KM: It has the potential in theory to be extended again. The Democrats have been keener on it than the Republicans. Particularly in the House, the Democrats felt that a cash grant is a better way of subsidizing renewables than tax subsidies, because they’re equivalent in dollar value. Less than 100 percent of the tax subsidy ends up with the project if its in the form of a tax credit, because the developer has to barter with Wall Street, and ends up having to give part of it away. Republicans though, in both the House and Senate, view the cash grant program as part of the Obama stimulus package. They voted en masse against the stimulus. They don’t want to see any part of it extended.

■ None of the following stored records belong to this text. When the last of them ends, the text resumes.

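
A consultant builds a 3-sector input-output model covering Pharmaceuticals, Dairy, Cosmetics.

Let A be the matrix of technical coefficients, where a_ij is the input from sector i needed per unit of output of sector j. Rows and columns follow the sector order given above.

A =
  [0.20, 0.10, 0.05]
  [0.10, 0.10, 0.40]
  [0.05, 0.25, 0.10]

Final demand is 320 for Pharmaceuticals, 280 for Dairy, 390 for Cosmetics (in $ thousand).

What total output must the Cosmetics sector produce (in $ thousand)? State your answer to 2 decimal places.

x_C = 644.44

I − A =
  [   0.80    -0.10    -0.05]
  [  -0.10     0.90    -0.40]
  [  -0.05    -0.25     0.90]
Cofactors of I−A, C_ij = (−1)^(i+j)·(minor ij) (rows/columns in the sector order above):
  C_11 = (0.90)(0.90) − (-0.40)(-0.25) = 0.7100
  C_12 = −[(-0.10)(0.90) − (-0.40)(-0.05)] = 0.1100
  C_13 = (-0.10)(-0.25) − (0.90)(-0.05) = 0.0700
  C_21 = −[(-0.10)(0.90) − (-0.05)(-0.25)] = 0.1025
  C_22 = (0.80)(0.90) − (-0.05)(-0.05) = 0.7175
  C_23 = −[(0.80)(-0.25) − (-0.10)(-0.05)] = 0.2050
  C_31 = (-0.10)(-0.40) − (-0.05)(0.90) = 0.0850
  C_32 = −[(0.80)(-0.40) − (-0.05)(-0.10)] = 0.3250
  C_33 = (0.80)(0.90) − (-0.10)(-0.10) = 0.7100
det(I−A) = Σ_j (I−A)_1j·C_1j = (0.80)(0.7100) + (-0.10)(0.1100) + (-0.05)(0.0700) = 0.5535
adj(I−A) = Cᵀ =
  [ 0.7100   0.1025   0.0850]
  [ 0.1100   0.7175   0.3250]
  [ 0.0700   0.2050   0.7100]
(I − A)⁻¹ = adj(I−A) / det(I−A) ≈
  [   1.2827     0.1852     0.1536]
  [   0.1987     1.2963     0.5872]
  [   0.1265     0.3704     1.2827]
x = (I − A)⁻¹ d = adj(I−A)·d / det(I−A), with det(I−A) = 0.5535:
  x_P = (0.7100·320 + 0.1025·280 + 0.0850·390) / 0.5535 = 289.05 / 0.5535 ≈ 522.22
  x_D = (0.1100·320 + 0.7175·280 + 0.3250·390) / 0.5535 = 362.85 / 0.5535 ≈ 655.56
  x_C = (0.0700·320 + 0.2050·280 + 0.7100·390) / 0.5535 = 356.70 / 0.5535 ≈ 644.44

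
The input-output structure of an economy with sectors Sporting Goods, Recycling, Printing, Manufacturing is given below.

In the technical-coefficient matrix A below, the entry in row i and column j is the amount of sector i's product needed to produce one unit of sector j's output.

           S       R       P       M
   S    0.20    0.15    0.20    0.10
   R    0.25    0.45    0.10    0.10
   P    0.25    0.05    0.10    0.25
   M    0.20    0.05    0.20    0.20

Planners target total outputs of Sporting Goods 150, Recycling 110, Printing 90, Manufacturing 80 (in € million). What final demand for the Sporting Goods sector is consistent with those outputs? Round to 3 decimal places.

I − A =
  [   0.80    -0.15    -0.20    -0.10]
  [  -0.25     0.55    -0.10    -0.10]
  [  -0.25    -0.05     0.90    -0.25]
  [  -0.20    -0.05    -0.20     0.80]
d = (I − A) x:
  d_S = (+0.80)·150 + (-0.15)·110 + (-0.20)·90 + (-0.10)·80 = 77.500
  d_R = (-0.25)·150 + (+0.55)·110 + (-0.10)·90 + (-0.10)·80 = 6.000
  d_P = (-0.25)·150 + (-0.05)·110 + (+0.90)·90 + (-0.25)·80 = 18.000
  d_M = (-0.20)·150 + (-0.05)·110 + (-0.20)·90 + (+0.80)·80 = 10.500

d_S = 77.500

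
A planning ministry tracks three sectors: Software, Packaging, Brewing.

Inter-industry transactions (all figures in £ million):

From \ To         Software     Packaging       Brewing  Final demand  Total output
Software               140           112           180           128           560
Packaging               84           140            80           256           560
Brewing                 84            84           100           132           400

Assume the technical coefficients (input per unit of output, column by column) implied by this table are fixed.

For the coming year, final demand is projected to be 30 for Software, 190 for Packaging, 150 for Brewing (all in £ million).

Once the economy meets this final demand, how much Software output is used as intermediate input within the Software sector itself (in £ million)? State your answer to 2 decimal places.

z_11 = 91.84

Technical coefficients a_ij = z_ij / X_j:
  a_11 = 140/560 = 0.25, a_21 = 84/560 = 0.15, a_31 = 84/560 = 0.15
  a_12 = 112/560 = 0.20, a_22 = 140/560 = 0.25, a_32 = 84/560 = 0.15
  a_13 = 180/400 = 0.45, a_23 = 80/400 = 0.20, a_33 = 100/400 = 0.25
I − A =
  [   0.75    -0.20    -0.45]
  [  -0.15     0.75    -0.20]
  [  -0.15    -0.15     0.75]
Cofactors of I−A, C_ij = (−1)^(i+j)·(minor ij) (rows/columns in the sector order above):
  C_11 = (0.75)(0.75) − (-0.20)(-0.15) = 0.5325
  C_12 = −[(-0.15)(0.75) − (-0.20)(-0.15)] = 0.1425
  C_13 = (-0.15)(-0.15) − (0.75)(-0.15) = 0.1350
  C_21 = −[(-0.20)(0.75) − (-0.45)(-0.15)] = 0.2175
  C_22 = (0.75)(0.75) − (-0.45)(-0.15) = 0.4950
  C_23 = −[(0.75)(-0.15) − (-0.20)(-0.15)] = 0.1425
  C_31 = (-0.20)(-0.20) − (-0.45)(0.75) = 0.3775
  C_32 = −[(0.75)(-0.20) − (-0.45)(-0.15)] = 0.2175
  C_33 = (0.75)(0.75) − (-0.20)(-0.15) = 0.5325
det(I−A) = Σ_j (I−A)_1j·C_1j = (0.75)(0.5325) + (-0.20)(0.1425) + (-0.45)(0.1350) = 0.310125
adj(I−A) = Cᵀ =
  [ 0.5325   0.2175   0.3775]
  [ 0.1425   0.4950   0.2175]
  [ 0.1350   0.1425   0.5325]
(I − A)⁻¹ = adj(I−A) / det(I−A) ≈
  [   1.7170     0.7013     1.2173]
  [   0.4595     1.5961     0.7013]
  [   0.4353     0.4595     1.7170]
First solve x = (I − A)⁻¹ d = adj(I−A)·d / det(I−A); in particular x_1 = (0.5325·30 + 0.2175·190 + 0.3775·150) / 0.310125 = 113.925 / 0.310125 ≈ 367.3519.
Intermediate flow from 1 to 1: z_11 = a_11 · x_1 = 0.25 × 113.925 / 0.310125 = 28.48125 / 0.310125 ≈ 91.84.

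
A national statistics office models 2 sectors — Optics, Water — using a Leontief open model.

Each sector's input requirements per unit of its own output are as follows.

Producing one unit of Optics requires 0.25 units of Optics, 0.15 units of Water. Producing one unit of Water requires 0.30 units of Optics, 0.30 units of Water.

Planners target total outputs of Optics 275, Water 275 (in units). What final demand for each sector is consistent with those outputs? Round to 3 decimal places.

I − A =
  [   0.75    -0.30]
  [  -0.15     0.70]
d = (I − A) x:
  d_O = (+0.75)·275 + (-0.30)·275 = 123.750
  d_W = (-0.15)·275 + (+0.70)·275 = 151.250

d_O = 123.750, d_W = 151.250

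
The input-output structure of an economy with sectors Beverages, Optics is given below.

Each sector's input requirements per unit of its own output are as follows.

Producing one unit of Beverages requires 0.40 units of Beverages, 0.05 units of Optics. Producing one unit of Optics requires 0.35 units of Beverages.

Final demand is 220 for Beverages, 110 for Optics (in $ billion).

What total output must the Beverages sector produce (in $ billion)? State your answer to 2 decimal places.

I − A =
  [   0.60    -0.35]
  [  -0.05     1.00]
det(I−A) = (0.60)(1.00) − (-0.35)(-0.05) = 0.5825
adj(I−A) = [[1.00, 0.35], [0.05, 0.60]]
(I − A)⁻¹ = adj(I−A) / det(I−A) ≈
  [   1.7167     0.6009]
  [   0.0858     1.0300]
x = (I − A)⁻¹ d = adj(I−A)·d / det(I−A), with det(I−A) = 0.5825:
  x_1 = (1.00·220 + 0.35·110) / 0.5825 = 258.50 / 0.5825 ≈ 443.78
  x_2 = (0.05·220 + 0.60·110) / 0.5825 = 77.00 / 0.5825 ≈ 132.19

x_1 = 443.78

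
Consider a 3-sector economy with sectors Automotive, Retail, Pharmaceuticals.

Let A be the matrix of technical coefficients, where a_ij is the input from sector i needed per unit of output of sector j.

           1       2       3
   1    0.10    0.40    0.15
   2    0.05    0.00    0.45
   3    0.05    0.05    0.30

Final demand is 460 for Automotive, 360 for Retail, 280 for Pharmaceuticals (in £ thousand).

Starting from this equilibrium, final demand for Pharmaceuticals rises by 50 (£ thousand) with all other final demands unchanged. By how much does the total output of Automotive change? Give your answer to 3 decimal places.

Δx_1 = 28.504

I − A =
  [   0.90    -0.40    -0.15]
  [  -0.05     1.00    -0.45]
  [  -0.05    -0.05     0.70]
Cofactors of I−A, C_ij = (−1)^(i+j)·(minor ij) (rows/columns in the sector order above):
  C_11 = (1.00)(0.70) − (-0.45)(-0.05) = 0.6775
  C_12 = −[(-0.05)(0.70) − (-0.45)(-0.05)] = 0.0575
  C_13 = (-0.05)(-0.05) − (1.00)(-0.05) = 0.0525
  C_21 = −[(-0.40)(0.70) − (-0.15)(-0.05)] = 0.2875
  C_22 = (0.90)(0.70) − (-0.15)(-0.05) = 0.6225
  C_23 = −[(0.90)(-0.05) − (-0.40)(-0.05)] = 0.0650
  C_31 = (-0.40)(-0.45) − (-0.15)(1.00) = 0.3300
  C_32 = −[(0.90)(-0.45) − (-0.15)(-0.05)] = 0.4125
  C_33 = (0.90)(1.00) − (-0.40)(-0.05) = 0.8800
det(I−A) = Σ_j (I−A)_1j·C_1j = (0.90)(0.6775) + (-0.40)(0.0575) + (-0.15)(0.0525) = 0.578875
adj(I−A) = Cᵀ =
  [ 0.6775   0.2875   0.3300]
  [ 0.0575   0.6225   0.4125]
  [ 0.0525   0.0650   0.8800]
(I − A)⁻¹ = adj(I−A) / det(I−A) ≈
  [   1.1704     0.4967     0.5701]
  [   0.0993     1.0754     0.7126]
  [   0.0907     0.1123     1.5202]
Δx = (I − A)⁻¹ Δd with Δd having +50 in the Pharmaceuticals component and 0 elsewhere.
So Δx_1 = L_13 · (+50), where L_13 = adj(I−A)_13 / det(I−A) = 0.3300 / 0.578875.
Δx_1 = 0.3300 × (+50) / 0.578875 = 16.50 / 0.578875 ≈ 28.504.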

GU: For the rest of 2011, which type of subsidy is generally most advantageous to utilities?

KM: If you think of the subsidy as consisting of two parts, the tax credit and depreciation, developers have a choice of three versions: One is a production tax credit. That is 2.2 cents per kWh on the electricity output for 10 years. That’s for wind, geothermal and closed-loop biomass. For other types of renewables it’s 1.1 cent. An alternative is an investment tax credit, currently 30 percent of the capital cost. And then the third choice is to forgo both of those and instead just get a check from the Treasury for 30 percent of the capital cost.

There are two significant factors in choosing which is best. One is the cost of the project. The more it costs, the more likely the developer would do better to take the tax subsidy that is a function of the cost of the project. The higher the output, the higher the capacity factor, the more likely the developer would do better to choose production tax credits. That’s in theory. In practice most people in the independent power sector have been choosing cash grants lately, just because it’s still pretty difficult to convert tax subsidies into capital in the tax equity market, not withstanding that the volume has largely recovered. Regulated utilities, however, have a preference for investment tax credits, because they get the benefit earlier. The Treasury cash grant is paid—at the earliest—60 days after a project is completed, whereas the investment credit can be taken into account as the quarterly estimated tax filing during the year in which the project is expected to be completed.

When the cash grant was first enacted in February 2009, a number of utilities called. They wanted not to qualify for the cash grant. It is surprisingly hard to be ineligible for it. The reason they wanted to get out was that at the time the accounting firms were telling utilities that the accounting treatment for cash grant deals would be worse than for investment credit deals. The accounting firms have since backed off.

GU: How have the ongoing changes in renewable incentives affected utilities’ share of the market?

KM: There are some interesting trends in the renewable sector involving regulated utilities. One is that, in general, independent generators had been getting a larger and larger market share of generating capacity in the United States. Up until when Enron went bankrupt, just for maybe a year after, the independent generators were gaining market share and utilities were losing it. Since about 2003, it’s been a plateau. And neither is gaining market share. If you look at capacity additions, they’ve been pretty low through the last decade, but most of the new capacity additions have been renewables.

There was a slowdown the last couple of years, when the economy was so weak, but the trend we’re seeing now is that more utilities are again looking at renewables.

GU: Does that mean utilities have gained some advantage over independent developers?

KM: Utilities can play an important role in the renewables sector because they have tax capacity.

Number one, that gives them an edge over independents competing for opportunities in the sector. Number two, if they want to use their tax base and earn a return on it, they could invest as tax equity participants. Several utilities have started to do that. And number three, they may be able to barter their use of their tax base as a way of getting a lower electricity price.